Best practices: Large data migrations from legacy systems
Migrating data from a legacy into a new system can be a surprisingly large undertaking. We have done this a few times. While there are significant differences from project to project, we do have a list of general suggestions.
Before you start, talk to someone who has done it before, and read the following hints:
Before any technical considerations, you need to understand the old system as best as possible. If feasible, do not only look at its API, or database, or frontend, but let a user of the old system show you its backend and how it works.
Often data will not map to the new system in an obvious manner. Identify the complicated stuff as early as possible, and come up with a strategy.
This obviously differs significantly project to project.
- If the old system has a good API that supplies all necessary information, use that.
- Otherwise, try to get access to the database. If it is structured in a sensible way, you might try to mount the old database using ActiveRecord models.
- If it does not map well to ActiveRecord, you could use Sequel instead of writing plain SQL.
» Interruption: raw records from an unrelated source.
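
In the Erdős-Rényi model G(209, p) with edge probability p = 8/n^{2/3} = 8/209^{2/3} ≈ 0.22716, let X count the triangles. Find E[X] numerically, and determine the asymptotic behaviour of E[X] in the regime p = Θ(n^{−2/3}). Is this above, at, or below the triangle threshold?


Number of potential triangles: C(209, 3) = 1499784.
Each occurs with probability p³ ≈ (0.22716)³ ≈ 1.1721343e-02.
By linearity: E[X] = C(209, 3)·p³ ≈ 1499784 · 1.1721343e-02 ≈ 17579.48325.
Since α = 2/3 < 1, p = c/n^{2/3} ≫ 1/n is above the triangle threshold p ~ 1/n. Asymptotically E[X] ~ (c³/6)·n^{3(1−α)} = (8³/6)·n^{1} → ∞; triangles are abundant w.h.p.

E[X] ≈ 17579.48325; in regime p = Θ(1/n^{2/3}) E[X] diverges (above the triangle threshold p ~ 1/n).


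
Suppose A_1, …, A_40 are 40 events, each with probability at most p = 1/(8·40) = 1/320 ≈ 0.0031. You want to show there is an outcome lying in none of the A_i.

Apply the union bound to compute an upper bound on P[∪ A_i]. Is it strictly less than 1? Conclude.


Union bound: P[∪_{i=1}^{40} A_i] ≤ Σ_i P[A_i] ≤ 40·p = 40·(1/320) = 1/8.
Numerically: 1/8 ≈ 0.1250.
Is 1/8 < 1? YES.
Since P[∪ A_i] ≤ 1/8 < 1, the complement has P[∩ A_i^c] ≥ 1 − 1/8 = 7/8 > 0, so some outcome avoids every A_i.

40·p = 1/8 ≈ 0.1250; existence CERTIFIED by the union bound.


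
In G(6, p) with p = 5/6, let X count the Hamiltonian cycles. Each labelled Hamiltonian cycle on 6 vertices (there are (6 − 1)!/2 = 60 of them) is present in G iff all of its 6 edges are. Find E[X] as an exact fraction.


K_6 has (6 − 1)!/2 = 60 labelled Hamiltonian cycles.
For each such Hamiltonian cycle H, let X_H = 1 if all 6 edges of H are present in G. Then P[X_H = 1] = p^{6} = (5/6)^{6} = 15625/46656.
By linearity of expectation: E[X] = Σ_H E[X_H] = 60 · p^{6} = 60 · 15625/46656 = 78125/3888.
Numerically: E[X] ≈ 20.0939.

E[X] = 60 · (5/6)^{6} = 78125/3888 ≈ 20.0939.


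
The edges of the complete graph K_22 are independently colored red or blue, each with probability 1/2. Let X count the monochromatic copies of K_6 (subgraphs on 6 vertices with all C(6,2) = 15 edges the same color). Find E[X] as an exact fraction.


Let X = Σ_S X_S over the C(22, 6) = 74613 subsets S of size 6, where X_S = 1 if the K_6 on S is monochromatic.
For a fixed S, the K_6 on S has C(6, 2) = 15 edges. P[all 15 edges red] = (1/2)^15, and likewise for blue, so P[monochromatic] = 2·(1/2)^15 = 2^{1 − 15} = 1/16384.
By linearity of expectation: E[X] = C(22, 6) · 2^{1 − 15} = 74613 · 1/16384 = 74613/16384.
Numerically: E[X] ≈ 4.5540.

E[X] = C(22,6)·2^(1−C(6,2)) = 74613/16384 ≈ 4.5540.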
- If all else fails, we have also used screen scrapping in the past.
Do not underestimate the difficulties of actually getting the data to us, and possibly getting an unfamiliar database system running. If we can get access to an existing remote database (and the amount of data is not prohibitively large), consider using that. If we have to transfer large amounts of data, having the customer send us USB sticks is an option.
If the amount of data is large enough that a migration takes significant time, use Sidekiq. If not, it might still be useful for the improved fault tolerance.
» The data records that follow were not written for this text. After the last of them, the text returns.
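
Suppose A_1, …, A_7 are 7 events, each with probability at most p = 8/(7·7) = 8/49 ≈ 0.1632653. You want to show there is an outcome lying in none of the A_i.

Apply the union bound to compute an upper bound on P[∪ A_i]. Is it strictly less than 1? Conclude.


Union bound: P[∪_{i=1}^{7} A_i] ≤ Σ_i P[A_i] ≤ 7·p = 7·(8/49) = 8/7.
Numerically: 8/7 ≈ 1.1428571.
Is 8/7 < 1? NO.
Since the bound 8/7 is ≥ 1, the union bound is uninformative here; it does NOT by itself certify existence.

7·p = 8/7 ≈ 1.1428571; existence NOT certified by the union bound.


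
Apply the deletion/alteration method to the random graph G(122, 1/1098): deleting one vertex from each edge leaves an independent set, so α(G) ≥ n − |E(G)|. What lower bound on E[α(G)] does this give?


E[|E(G)|] = C(122, 2)·p = 7381 · (1/1098) = 121/18.
E[α(G)] ≥ n − E[|E(G)|] = 122 − 121/18 = 2075/18.
Numerically: ≈ 115.278.
(This is only a lower bound; the true E[α(G)] may be larger.)

E[α(G)] ≥ 2075/18 ≈ 115.278.


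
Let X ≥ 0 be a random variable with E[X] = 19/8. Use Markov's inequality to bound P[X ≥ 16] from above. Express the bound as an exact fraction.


μ = E[X] = 19/8, a = 16.
Markov: P[X ≥ 16] ≤ μ/a = (19/8)/16 = 19/128.
Numerically: ≈ 0.1484.
(Since a = 16 > μ = 2.3750, the bound 19/128 is < 1 and informative.)

P[X ≥ 16] ≤ 19/128 ≈ 0.1484.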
In this case, your migration code will usually consist of
- code that just discovers all records to migrate and enqueues all the jobs
- code that migrates a single record
The migration will typically run a few times on staging, and once on production. While it does not have to be blazingly fast, it is not okay for the migration to take several days, if it can be at all avoided.
When the migration is that slow, it makes it very slow to find and debug issues, since the feedback loop gets so long.
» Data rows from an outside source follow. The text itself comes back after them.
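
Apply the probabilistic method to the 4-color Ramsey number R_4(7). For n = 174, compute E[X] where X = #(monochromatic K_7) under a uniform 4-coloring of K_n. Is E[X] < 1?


E[X] = C(174, 7) · 4^{1 − 21} = 847879782984 · 4^{−20} = 847879782984/1099511627776.
As a reduced fraction: E[X] = 105984972873/137438953472 ≈ 0.7711.
Is E[X] < 1? YES.
Since E[X] < 1, there exists a 4-coloring of K_{174} with no monochromatic K_7; hence R_4(7) > 174.

E[X] = 105984972873/137438953472 ≈ 0.7711; E[X] < 1, so R_4(7) > 174.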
Your code needs to check if the incoming data matches expectations. If it cannot handle some input, it needs to crash or at least clearly log the issue.
If we cannot deal with some outliers, it might be okay to import them manually, but we have to know about them.
Use dedicated logs. While running the migration we should
- get some indication of its progress
- see if there are problems or if it works as expected
- have enough information to debug issues afterwards
Add some info about the migration process to the database in the new system. For each migrated record, you at least want to track
- that it was in fact migrated, and not generated by a user
- when it was migrated, and if it was changed by a user in the meantime
- to which record (ID or maybe URL) it maps in the old system
In some situations it might even be worth to save a copy of the actual source data, or at least of those parts that were used to extract attribute values.
Put this data into separate records associated to the migrated records, instead of adding it to the tables of the application's existing records. Don't hesitate to add associations across those records, if they are related in some way.
In development, Rails' sandbox mode might be useful.
The migration code should live in some subdirectory in the project's main repository. Normal coding guidelines apply.
Try to make your migration code not too clever. For example, it is okay if the migration is not fully automatic and takes a few manual (and documented) steps, instead of implementing some complicated Sidekiq batch logic etc.
You need to write tests as you will usually have to refactor your code several times, and need to know that you did not break anything. Prefer "big picture" integration-like tests (using RSpec) over unit tests.
As early as possible, take actual time to compare the results of your migration to the old system. If possible, have a user familiar with the old system (i.e. the customer) do this.
Do not look only at one or two examples, but at a wider range. To accomplish this, you may want to implement a simple function that maps (e.g. the URL of) a random record of the old application to its new counterpart. This prevents a certain bias when reviewing a selection of records.